At the rate our country is going, in terms of giving the criminals all the luxury of the Howell’s on Gillagan’s Island in relation to the people we should be busting our asses to help, the victims, the only thing left in terms of a defense we haven’t seen, if to invoke the impish demons from the Family Circus, Not Me and his hussy girlfriend, Ida Know. What jury wouldn’t acquit someone who used THAT as a defense? I know I’d hav eto let them off, hell, they make MY daughter’s life hell, I’m sure they love to kill in their spare time.

And then the current king of the blameless, Daniel Granger. I want to change my name, I’m so sick of this kid. Class PResident sweet talks some 14 year olds into letting him hide the sausage, and then gets caught when the girls have he unmitigated GALL to tell people he raped them. He confesses, saying that he knew that they were too young, but thought he’d be okay, because he was under 18 himself. Excuse me? If Law Schools recruited like Football programs, this kid would be Drew Henson, folks. Not to mention that every word out of his mouth since has been “It wasn’t my fault. They begged me for it, they wanted it, I was just being a tenage boy.” Time out, big fella. Seniors shun underclassmen. As Class President, you know this. Putting aside the fact that you knew it was statutory rape, you got off anyway. Then, you were forced into it? Please.
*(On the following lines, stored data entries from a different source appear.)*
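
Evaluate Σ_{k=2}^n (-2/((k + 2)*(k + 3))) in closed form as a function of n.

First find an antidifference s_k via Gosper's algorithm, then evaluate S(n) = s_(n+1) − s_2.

Ratio r(k) = (k + 2)/(k + 4).
So A=k + 2 and B=k + 4, with C=1.
Solve (k + 2)·f(k+1) − (k + 3)·f(k) = 1.
d = 1 from the (1,1,0) case.
Coefficient equations give f(k) = k/2.
Get s_k = R·t_k = -k/(k + 2) with R(k) = B(k−1)f(k)/C(k) = k*(k + 3)/2.
Check: Δs_k = -2/(k**2 + 5*k + 6). ✓
Evaluate: s_(n+1) = (-n - 1)/(n + 3); subtract s_(2) = -1/2 ⇒ S(n) = (1 - n)/(2*(n + 3)).

S(n) = (1 - n)/(2*(n + 3))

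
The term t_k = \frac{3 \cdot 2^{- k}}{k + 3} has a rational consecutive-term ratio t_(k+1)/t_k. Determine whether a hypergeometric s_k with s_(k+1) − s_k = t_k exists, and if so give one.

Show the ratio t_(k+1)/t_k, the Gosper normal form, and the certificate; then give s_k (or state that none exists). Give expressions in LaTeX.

Ratio r(k) = (k + 3)/(2*(k + 4)).
A = k/2 + 3/2, B = k + 4, C = 1.
Solve (k/2 + 3/2)·f(k+1) − (k + 3)·f(k) = 1.
Degrees (1,1,0) ⇒ d ≤ -1.
Bound -1 < 0, so the key equation has no polynomial solution.

none (Gosper's algorithm certifies no s_k)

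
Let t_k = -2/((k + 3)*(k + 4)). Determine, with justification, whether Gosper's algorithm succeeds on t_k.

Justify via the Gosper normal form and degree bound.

Yes. s_k = -2*k/(3*k + 9).

t_(k+1)/t_k = (k + 3)/(k + 5).
Gosper form: A/B · C(k+1)/C(k) with A=k + 3, B=k + 5, C=1.
Set up (k + 3)·f(k+1) − (k + 4)·f(k) − (1) = 0.
From deg A=1, deg B=1, deg C=0: d=1.
Solving with deg f ≤ 1: f(k) = k/3.
Then R = B(k−1)f/C = k*(k + 4)/3, so s_k = R(k)·t_k = -2*k/(3*k + 9).
s_(k+1) − s_k = -2/(k**2 + 7*k + 12) = t_k.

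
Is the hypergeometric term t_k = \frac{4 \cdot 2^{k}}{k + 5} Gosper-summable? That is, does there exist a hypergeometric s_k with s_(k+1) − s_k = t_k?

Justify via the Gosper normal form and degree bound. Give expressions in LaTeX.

t_(k+1)/t_k = 2*(k + 5)/(k + 6).
Normal form (A,B,C) = (2*k + 10, k + 6, 1).
Solve (2*k + 10)·f(k+1) − (k + 5)·f(k) = 1.
d = -1 from the (1,1,0) case.
deg f ≤ -1 is impossible — no certificate.

No; the degree bound rules out any f.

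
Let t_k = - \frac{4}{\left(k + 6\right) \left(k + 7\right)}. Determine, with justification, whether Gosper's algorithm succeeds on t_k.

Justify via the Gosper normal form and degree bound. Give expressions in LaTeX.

Yes. s_k = - \frac{2 k}{3 k + 18}.

t_(k+1)/t_k = (k + 6)/(k + 8).
A = k + 6, B = k + 8, C = 1.
f must satisfy (k + 6)·f(k+1) − (k + 7)·f(k) = 1.
From deg A=1, deg B=1, deg C=0: d=1.
Match coefficients ⇒ f(k) = k/6.
Certificate R = B(k−1)f/C = k*(k + 7)/6 gives s_k = -2*k/(3*k + 18).
s_(k+1) − s_k = -4/(k**2 + 13*k + 42) = t_k.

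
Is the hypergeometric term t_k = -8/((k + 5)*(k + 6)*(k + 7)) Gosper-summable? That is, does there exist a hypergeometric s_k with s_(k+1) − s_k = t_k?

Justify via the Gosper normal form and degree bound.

Compute t_(k+1)/t_k: get (k + 5)/(k + 8).
Take A(k)=k + 5, B(k)=k + 8, C(k)=1.
Need (k + 5)·f(k+1) − (k + 7)·f(k) = 1.
d = 2 from the (1,1,0) case.
Solving with deg f ≤ 2: f(k) = k*(k + 11)/60.
So s_k = (B(k−1)f/C)·t_k = (k*(k + 7)*(k + 11)/60)·t_k = 2*k*(-k - 11)/(15*(k + 5)*(k + 6)).
s_(k+1) − s_k = -8/(k**3 + 18*k**2 + 107*k + 210) = t_k.

Yes. s_k = 2*k*(-k - 11)/(15*(k + 5)*(k + 6)).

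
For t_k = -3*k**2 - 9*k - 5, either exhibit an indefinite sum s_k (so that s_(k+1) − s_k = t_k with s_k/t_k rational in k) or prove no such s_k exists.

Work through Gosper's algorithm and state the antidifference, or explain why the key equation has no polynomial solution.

Step 1: r(k) = (3*k**2 + 15*k + 17)/(3*k**2 + 9*k + 5).
Take A(k)=1, B(k)=1, C(k)=k**2 + 3*k + 5/3.
Solve (1)·f(k+1) − (1)·f(k) = k**2 + 3*k + 5/3.
From deg A=0, deg B=0, deg C=2: d=3.
Solving with deg f ≤ 3: f(k) = k*(k**2 + 3*k + 1)/3.
So s_k = (B(k−1)f/C)·t_k = (k*(k**2 + 3*k + 1)/(3*k**2 + 9*k + 5))·t_k = k*(-k**2 - 3*k - 1).
Δs = -3*k**2 - 9*k - 5, as required.

s_k = k*(-k**2 - 3*k - 1)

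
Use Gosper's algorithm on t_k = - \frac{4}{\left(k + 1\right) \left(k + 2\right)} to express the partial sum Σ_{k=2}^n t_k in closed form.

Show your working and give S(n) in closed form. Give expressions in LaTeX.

S(n) = \frac{4 \left(1 - n\right)}{3 \left(n + 2\right)}

The ratio is (k + 1)/(k + 3).
So A=k + 1 and B=k + 3, with C=1.
Set up (k + 1)·f(k+1) − (k + 2)·f(k) − (1) = 0.
Degrees (1,1,0) ⇒ d ≤ 1.
Coefficient equations give f(k) = k.
Then R = B(k−1)f/C = k*(k + 2), so s_k = R(k)·t_k = -4*k/(k + 1).
Δs = -4/(k**2 + 3*k + 2), as required.
Telescope: S(n) = s_(n+1) − s_(2) = 4*(-n - 1)/(n + 2) − (-8/3) = 4*(1 - n)/(3*(n + 2)).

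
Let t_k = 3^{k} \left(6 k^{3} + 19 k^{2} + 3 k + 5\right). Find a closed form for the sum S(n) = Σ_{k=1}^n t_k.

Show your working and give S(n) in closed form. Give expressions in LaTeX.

S(n) = 9 \cdot 3^{n} n^{3} + 15 \cdot 3^{n} n^{2} + 3 \cdot 3^{n} n + 9 \cdot 3^{n} - 9

Ratio r(k) = 3*(6*k**3 + 37*k**2 + 59*k + 33)/(6*k**3 + 19*k**2 + 3*k + 5).
Factor: A=3; B=1; C=k**3 + 19*k**2/6 + k/2 + 5/6.
Key eq: (3)·f(k+1) = (1)·f(k) + (k**3 + 19*k**2/6 + k/2 + 5/6).
Bound: deg f ≤ 3.
Solving with deg f ≤ 3: f(k) = (3*k**3 - 4*k**2 + 4)/6.
Certificate R = B(k−1)f/C = (3*k**3 - 4*k**2 + 4)/(6*k**3 + 19*k**2 + 3*k + 5) gives s_k = 3**k*(3*k**3 - 4*k**2 + 4).
Check: Δs_k = 3**k*(6*k**3 + 19*k**2 + 3*k + 5). ✓
s_(n+1) = 3**(n + 1)*(3*n**3 + 5*n**2 + n + 3) and s_(1) = 9, so S(n) = 9*3**n*n**3 + 15*3**n*n**2 + 3*3**n*n + 9*3**n - 9.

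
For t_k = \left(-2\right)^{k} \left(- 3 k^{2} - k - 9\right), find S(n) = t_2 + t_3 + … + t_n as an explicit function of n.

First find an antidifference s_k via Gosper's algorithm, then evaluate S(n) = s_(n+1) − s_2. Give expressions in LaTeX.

Ratio r(k) = 2*(-3*k**2 - 7*k - 13)/(3*k**2 + k + 9).
A = -2, B = 1, C = k**2 + k/3 + 3.
Set up (-2)·f(k+1) − (1)·f(k) − (k**2 + k/3 + 3) = 0.
d = 2 from the (0,0,2) case.
Solving with deg f ≤ 2: f(k) = -(k**2 - k + 3)/3.
So s_k = (B(k−1)f/C)·t_k = (-(k**2 - k + 3)/(3*k**2 + k + 9))·t_k = (-2)**k*(k**2 - k + 3).
s_(k+1) − s_k = (-2)**k*(-3*k**2 - k - 9) = t_k.
Σ_(k=2)^n t_k = s_(n+1) − s_(2) = ((-2)**(n + 1)*(n**2 + n + 3)) − (20), i.e. -2*(-2)**n*n**2 - 2*(-2)**n*n - 6*(-2)**n - 20.

S(n) = - 2 \left(-2\right)^{n} n^{2} - 2 \left(-2\right)^{n} n - 6 \left(-2\right)^{n} - 20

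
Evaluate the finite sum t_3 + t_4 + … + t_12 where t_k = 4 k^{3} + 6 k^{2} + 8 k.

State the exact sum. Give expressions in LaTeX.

Σ = 28770

t_(k+1)/t_k = (2*k**3 + 9*k**2 + 16*k + 9)/(k*(2*k**2 + 3*k + 4)).
Take A(k)=1, B(k)=1, C(k)=k**3 + 3*k**2/2 + 2*k.
Set up (1)·f(k+1) − (1)·f(k) − (k**3 + 3*k**2/2 + 2*k) = 0.
d = 4 from the (0,0,3) case.
A polynomial solution: f(k) = k*(k - 1)*(k**2 + k + 3)/4.
Certificate R = B(k−1)f/C = (k - 1)*(k**2 + k + 3)/(2*(2*k**2 + 3*k + 4)) gives s_k = k*(k**3 + 2*k - 3).
s_(k+1) − s_k = 2*k*(2*k**2 + 3*k + 4) = t_k.
Evaluate s at k=13 and k=3: 28860 and 90; difference 28770.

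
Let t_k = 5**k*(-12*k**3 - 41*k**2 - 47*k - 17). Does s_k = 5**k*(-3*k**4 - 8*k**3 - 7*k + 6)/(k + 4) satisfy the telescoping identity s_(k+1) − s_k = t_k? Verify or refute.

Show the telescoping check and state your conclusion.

Invalid: residual 5**k*(12*k**4 + 86*k**3 + 212*k**2 + 202*k + 70)/(k**2 + 9*k + 20) ≠ 0.

s_(k+1) = 5**(k + 1)*(-7*k - 3*(k + 1)**4 - 8*(k + 1)**3 - 1)/(k + 5)
s_(k+1) − s_k = 5**k*(-12*k**5 - 137*k**4 - 570*k**3 - 1048*k**2 - 891*k - 270)/(k**2 + 9*k + 20)
(s_(k+1) − s_k) − t_k = 5**k*(12*k**4 + 86*k**3 + 212*k**2 + 202*k + 70)/(k**2 + 9*k + 20)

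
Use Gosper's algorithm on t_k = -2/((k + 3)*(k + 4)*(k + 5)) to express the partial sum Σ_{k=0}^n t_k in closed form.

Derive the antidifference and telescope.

t_(k+1)/t_k = (k + 3)/(k + 6).
Gosper form: A/B · C(k+1)/C(k) with A=k + 3, B=k + 6, C=1.
Key eq: (k + 3)·f(k+1) = (k + 5)·f(k) + (1).
Degrees (1,1,0) ⇒ d ≤ 2.
A polynomial solution: f(k) = k*(k + 7)/24.
R(k) = B(k−1)·f(k)/C(k) = k*(k + 5)*(k + 7)/24; s_k = R·t_k = k*(-k - 7)/(12*(k + 3)*(k + 4)).
Verify: -2/(k**3 + 12*k**2 + 47*k + 60) matches t_k.
Evaluate: s_(n+1) = (-n**2 - 9*n - 8)/(12*(n**2 + 9*n + 20)); subtract s_(0) = 0 ⇒ S(n) = (-n**2 - 9*n - 8)/(12*(n**2 + 9*n + 20)).

S(n) = (-n**2 - 9*n - 8)/(12*(n**2 + 9*n + 20))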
I hope you experience the continual joy of creamy rectal baths while you’re away.

And I’m SO sorry that you’re being held back from your dream of attending Michigan, too. But last I checked, under the definition of ‘Leaders and Best’, there isn’t an entry for “Pieces of Shit who take adavnatage of women”

But the bottom line is, you knew balling a 14 year old was wrong, but did it anyway. Hey, pal. You have rich parents, why not wait until mom and dad are asleep, swipe some green from them, and go get a hooker if you just have to get laid. But the fact is, you can indeed survive high school without having sex. I did. I know many others who did. Hell, I know a lot more who SAID they got laid, but didn’t. Try that sometime. But if I hear one more time that it wasn’t your fault, I might just have an irresistable impulse to gun your punk ass down after I get drunk. IT’ll be quick, so I’m pretty sure I’ll get off with no jail time. Hell, I bet they throw a parade for me.

One last thought for all the folk out there who feel like doing something morally repugnant or reprehensible, courtesy of Dennis Miller, the man himelf. When the urge strikes, go buy a gun, put it against your temple, and pull the trigger. Kill yourself. You’ve got to lean into the strike zone, and take one for the team, folks.